In February 2026, retail sales in South Africa rose by 1.6%, well below the 4.8% analysts had anticipated. This growth underscores a continued but fragile recovery in consumer demand.
Households, however, still face several challenges. The South African Reserve Bank and February 2026 consumer inflation data point to ongoing increases in administered prices and housing and utility costs, each rising by more than 4.0%. Sluggish wage growth amid limited economic expansion remains a concern, while uncertainties in international trade — including diplomatic tensions between Washington and Pretoria and the lapse of the African Growth and Opportunity Act (AGOA) in September 2025 — have weighed on domestic demand and encouraged cautious spending through late 2025.
February’s 1.6% gain continues the recovery trend from April 2025 to February 2026, even though consumer demand growth is slower than expected at this stage.

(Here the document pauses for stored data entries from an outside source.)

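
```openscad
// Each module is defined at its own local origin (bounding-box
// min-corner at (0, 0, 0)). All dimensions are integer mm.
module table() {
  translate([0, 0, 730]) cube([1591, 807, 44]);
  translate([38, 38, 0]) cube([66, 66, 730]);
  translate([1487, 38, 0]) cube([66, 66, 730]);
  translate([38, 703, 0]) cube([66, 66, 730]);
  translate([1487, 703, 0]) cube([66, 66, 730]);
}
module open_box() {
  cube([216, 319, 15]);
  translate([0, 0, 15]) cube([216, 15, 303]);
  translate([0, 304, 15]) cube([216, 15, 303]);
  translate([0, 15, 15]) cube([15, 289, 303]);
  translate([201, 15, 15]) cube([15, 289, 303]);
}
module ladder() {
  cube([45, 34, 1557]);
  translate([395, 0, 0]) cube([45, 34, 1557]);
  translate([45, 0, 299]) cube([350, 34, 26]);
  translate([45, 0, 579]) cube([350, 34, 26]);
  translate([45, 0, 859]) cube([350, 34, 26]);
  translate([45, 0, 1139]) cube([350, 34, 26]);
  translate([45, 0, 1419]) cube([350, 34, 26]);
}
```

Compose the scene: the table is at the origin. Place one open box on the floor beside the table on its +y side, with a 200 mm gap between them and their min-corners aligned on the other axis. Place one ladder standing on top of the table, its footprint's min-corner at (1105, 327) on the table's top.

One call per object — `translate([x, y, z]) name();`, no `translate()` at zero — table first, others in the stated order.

table();
translate([0, 1007, 0]) open_box();
translate([1105, 327, 774]) ladder();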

The February expansion in retail sales is likely still supported by interest-rate cuts and monetary easing implemented between September 2024 and November 2025. The South African Chamber of Commerce and Industry (SACCI) recorded a small increase in business confidence (the index rose from 131.4 in January to 134.8 in February 2026). The FNB/BER consumer confidence index also improved slightly, from -13 in 2025Q3 to -9 in 2025Q4, reflecting persistent consumer caution. Although inflation is relatively low and the Reserve Bank reduced rates in January, July and November 2025, the full effects on consumer behaviour will take time to materialise as interest rate changes can take up to 18 months to filter through the economy.
February’s retail growth was driven by:
- Other retailers: up 9.4%, contributing 1.0 percentage points
- retailers in textiles, clothing, footwear and leather goods: up 3.9%, contributing 0.6 percentage points
The sustained momentum since July suggests a steady, if cautious, recovery. Interest-rate cuts from September 2024 to November 2025 have eased some household financial pressure and still support demand recovery at this stage, but international developments, higher fuel prices, and a possible increase in interest rates may weigh on consumer demand going forward.